Chris Anderson…talk[s] about the possibility of giving away online his next book – which he fittingly intends to title “Free” – to readers who were willing to read it with advertisements interspersed throughout its pages. (He still intends to sell the book traditionally to readers who’d rather get their text without the ads.)
Here is the longer story. I love free books. I would find it easy to skip the ads (if you are good at skipping text, you can be good at skipping ads), though perhaps I am naively unaware of the publisher’s counterstrategies in this war. In another direction, I recall hearing of free long distance service, at least provided you are willing to have your call interrupted periodically with advertisements. If we are willing to pay people to hear or watch ads, why stop there? How about "free life"? Corporations subsidize or create extra babies, under the proviso that the guardians agree to have their little ones doused with particular ads. What if you could addict your kid to Coca-Cola, or some other product, before birth, what sort of market would arise? What if you could stamp a permanent tattoo on Jimmy’s forehead?

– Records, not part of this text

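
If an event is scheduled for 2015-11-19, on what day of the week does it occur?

January 1, 2015 is a Thursday.
Jan 1, 2015 → Feb 1, 2015: 31 days (January has 31).
Feb 1, 2015 → Mar 1, 2015: 28 days (February has 28).
Mar 1, 2015 → Apr 1, 2015: 31 days (March has 31).
Apr 1, 2015 → May 1, 2015: 30 days (April has 30).
May 1, 2015 → Jun 1, 2015: 31 days (May has 31).
Jun 1, 2015 → Jul 1, 2015: 30 days (June has 30).
Jul 1, 2015 → Aug 1, 2015: 31 days (July has 31).
Aug 1, 2015 → Sep 1, 2015: 31 days (August has 31).
Sep 1, 2015 → Oct 1, 2015: 30 days (September has 30).
Oct 1, 2015 → Nov 1, 2015: 31 days (October has 31).
Nov 1, 2015 → Nov 19, 2015: 18 days.
Total: 322 days.
322 mod 7 = 0, so Thursday + 0 = Thursday.

Thursday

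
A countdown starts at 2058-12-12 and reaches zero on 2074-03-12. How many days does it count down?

Dec 12, 2058 → Dec 12, 2059: 365 days.
Dec 12, 2059 → Dec 12, 2060: 366 days (Feb 29, 2060 is in that span).
Dec 12, 2060 → Dec 12, 2061: 365 days.
Dec 12, 2061 → Dec 12, 2062: 365 days.
Dec 12, 2062 → Dec 12, 2063: 365 days.
Dec 12, 2063 → Dec 12, 2064: 366 days (Feb 29, 2064 is in that span).
Dec 12, 2064 → Dec 12, 2065: 365 days.
Dec 12, 2065 → Dec 12, 2066: 365 days.
Dec 12, 2066 → Dec 12, 2067: 365 days.
Dec 12, 2067 → Dec 12, 2068: 366 days (Feb 29, 2068 is in that span).
Dec 12, 2068 → Dec 12, 2069: 365 days.
Dec 12, 2069 → Dec 12, 2070: 365 days.
Dec 12, 2070 → Dec 12, 2071: 365 days.
Dec 12, 2071 → Dec 12, 2072: 366 days (Feb 29, 2072 is in that span).
Dec 12, 2072 → Dec 12, 2073: 365 days.
Dec 12, 2073 → Jan 12, 2074: 31 days (December has 31).
Jan 12, 2074 → Feb 12, 2074: 31 days (January has 31).
Feb 12, 2074 → Mar 12, 2074: 28 days.
Total: 5569 days.

5569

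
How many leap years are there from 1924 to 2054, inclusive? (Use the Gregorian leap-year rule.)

33

Multiples of 4 in [1924,2054]: 33.
Of those, multiples of 100: 1 (not leap unless ÷400).
Multiples of 400: 1.
Leap years = 33 − 1 + 1 = 33.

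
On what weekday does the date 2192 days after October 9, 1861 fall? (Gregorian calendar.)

Oct 9, 1861 is a Wednesday.
2192 mod 7 = 1, so 2192 days after a Wednesday is Wednesday + 1 = Thursday.

Thursday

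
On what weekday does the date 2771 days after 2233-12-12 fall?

Wednesday

First find the weekday of Dec 12, 2233. Doomsday rule: the anchor day for the 2200s is Friday. For year 33: 33÷12 = 2 r 9, and 9÷4 = 2, so 2+9+2 = 13.
Friday + 13 ≡ Thursday — that's 2233's doomsday.
In December the doomsday date is Dec 12.
Dec 12 is the doomsday itself: Thursday.
2771 mod 7 = 6, so 2771 days after a Thursday is Thursday + 6 = Wednesday.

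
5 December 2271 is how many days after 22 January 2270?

Jan 22, 2270 → Jan 22, 2271: 365 days.
Jan 22, 2271 → Feb 22, 2271: 31 days (January has 31).
Feb 22, 2271 → Mar 22, 2271: 28 days (February has 28).
Mar 22, 2271 → Apr 22, 2271: 31 days (March has 31).
Apr 22, 2271 → May 22, 2271: 30 days (April has 30).
May 22, 2271 → Jun 22, 2271: 31 days (May has 31).
Jun 22, 2271 → Jul 22, 2271: 30 days (June has 30).
Jul 22, 2271 → Aug 22, 2271: 31 days (July has 31).
Aug 22, 2271 → Sep 22, 2271: 31 days (August has 31).
Sep 22, 2271 → Oct 22, 2271: 30 days (September has 30).
Oct 22, 2271 → Nov 22, 2271: 31 days (October has 31).
Nov 22, 2271 → Dec 5, 2271: 13 days.
Total: 682 days.

682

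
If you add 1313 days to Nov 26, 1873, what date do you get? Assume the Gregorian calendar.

July 1, 1877

+365 (one year) → Nov 26, 1874 (948 left).
+365 (one year) → Nov 26, 1875 (583 left).
+366 (one year; includes Feb 29, 1876) → Nov 26, 1876 (217 left).
Nov has 30 days: +5 → Dec 1, 1876 (212 left).
Dec has 31 days: +31 → Jan 1, 1877 (181 left).
Jan has 31 days: +31 → Feb 1, 1877 (150 left).
Feb has 28 days: +28 → Mar 1, 1877 (122 left).
Mar has 31 days: +31 → Apr 1, 1877 (91 left).
Apr has 30 days: +30 → May 1, 1877 (61 left).
May has 31 days: +31 → Jun 1, 1877 (30 left).
Jun has 30 days: +30 → Jul 1, 1877 (0 left).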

It is rumored here in Italy that Totti, one of Italy’s most talented soccer players, was paid a few million euro to name his daughter Chanel, presumably after the fragrance. Who knows? All I can say is that it’s a good thing Frito-Lay didn’t offer him more.
A great deal of the benefit from having kids is expected to be enjoyed when the kids are grown and the parents are older. Assuming that social norms and morals don’t change radically, I don’t think that many expectant parents would choose to turn their kids into human billboards (at least at a price that would be worthwhile to the companies) because the kids would almost certainly resent it when grew up. It would be at least as bad as naming your boy Sue, like in the Johny Cash song. However, if parents could make a sponsorship deal at any time up until the child turned 18, things might be different. Then it would be like giving the parents a put option on a partial interest in the child. The value of the put would decrease with time. If things weren’t working out so well with the child and the expected future benefits to the child fell, then the parents might want to exercise the put and at least avoid a portion of the remaining costs of raising the child.

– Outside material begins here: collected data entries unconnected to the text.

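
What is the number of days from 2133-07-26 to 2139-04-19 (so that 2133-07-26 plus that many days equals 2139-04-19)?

2093

Jul 26, 2133 → Jul 26, 2134: 365 days.
Jul 26, 2134 → Jul 26, 2135: 365 days.
Jul 26, 2135 → Jul 26, 2136: 366 days (Feb 29, 2136 is in that span).
Jul 26, 2136 → Jul 26, 2137: 365 days.
Jul 26, 2137 → Jul 26, 2138: 365 days.
Jul 26, 2138 → Aug 26, 2138: 31 days (July has 31).
Aug 26, 2138 → Sep 26, 2138: 31 days (August has 31).
Sep 26, 2138 → Oct 26, 2138: 30 days (September has 30).
Oct 26, 2138 → Nov 26, 2138: 31 days (October has 31).
Nov 26, 2138 → Dec 26, 2138: 30 days (November has 30).
Dec 26, 2138 → Jan 26, 2139: 31 days (December has 31).
Jan 26, 2139 → Feb 26, 2139: 31 days (January has 31).
Feb 26, 2139 → Mar 26, 2139: 28 days (February has 28).
Mar 26, 2139 → Apr 19, 2139: 24 days.
Total: 2093 days.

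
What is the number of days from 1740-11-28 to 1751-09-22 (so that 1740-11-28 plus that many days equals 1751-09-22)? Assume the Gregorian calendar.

Nov 28, 1740 → Nov 28, 1741: 365 days.
Nov 28, 1741 → Nov 28, 1742: 365 days.
Nov 28, 1742 → Nov 28, 1743: 365 days.
Nov 28, 1743 → Nov 28, 1744: 366 days (Feb 29, 1744 is in that span).
Nov 28, 1744 → Nov 28, 1745: 365 days.
Nov 28, 1745 → Nov 28, 1746: 365 days.
Nov 28, 1746 → Nov 28, 1747: 365 days.
Nov 28, 1747 → Nov 28, 1748: 366 days (Feb 29, 1748 is in that span).
Nov 28, 1748 → Nov 28, 1749: 365 days.
Nov 28, 1749 → Nov 28, 1750: 365 days.
Nov 28, 1750 → Dec 28, 1750: 30 days (November has 30).
Dec 28, 1750 → Jan 28, 1751: 31 days (December has 31).
Jan 28, 1751 → Feb 28, 1751: 31 days (January has 31).
Feb 28, 1751 → Mar 28, 1751: 28 days (February has 28).
Mar 28, 1751 → Apr 28, 1751: 31 days (March has 31).
Apr 28, 1751 → May 28, 1751: 30 days (April has 30).
May 28, 1751 → Jun 28, 1751: 31 days (May has 31).
Jun 28, 1751 → Jul 28, 1751: 30 days (June has 30).
Jul 28, 1751 → Aug 28, 1751: 31 days (July has 31).
Aug 28, 1751 → Sep 22, 1751: 25 days.
Total: 3950 days.

3950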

Fun to think about, but I would never consider it myself. I’m one of those myopic parents who is crazy about my child now and am 100% sure that I’ll be more crazy about her later and that she won’t make the same mistakes that other people’s kids do (at least the bad mistakes).
Of course, one could also note that giving books away for free is a profitable business even without ads. Anderson isn’t doing himself any favors.
I use the Sony Reader e-book widget for about half of my reading these days, and it’s made me very conscious of the state of online books. Publishers like O’Reilly (using the “free books build brand recognition” model) and Baen (using the “free books are a loss leader” model for book series) and individuals like Cory Doctorow (using both, plus his own “free books help me be a ravenous publicicty-hound” model) are really getting on board with the notion that free online books, because they cost next to nothing to the publisher, need only realize a very small return to be profitable.
This all boiled to a head recently, when the outgoing president of the Science Fiction Writers Association called authors who post free work online “scabs” — fighting words for a lot of these folks. Google “pixel-stained techopeasant” for the whole sordid story, which has fascinating and often weird economic implications.
Making a child addicted to a substance before birth would just be one more marketing strategy, no different than addicting products in our present time. I don’t think society would change dramatically.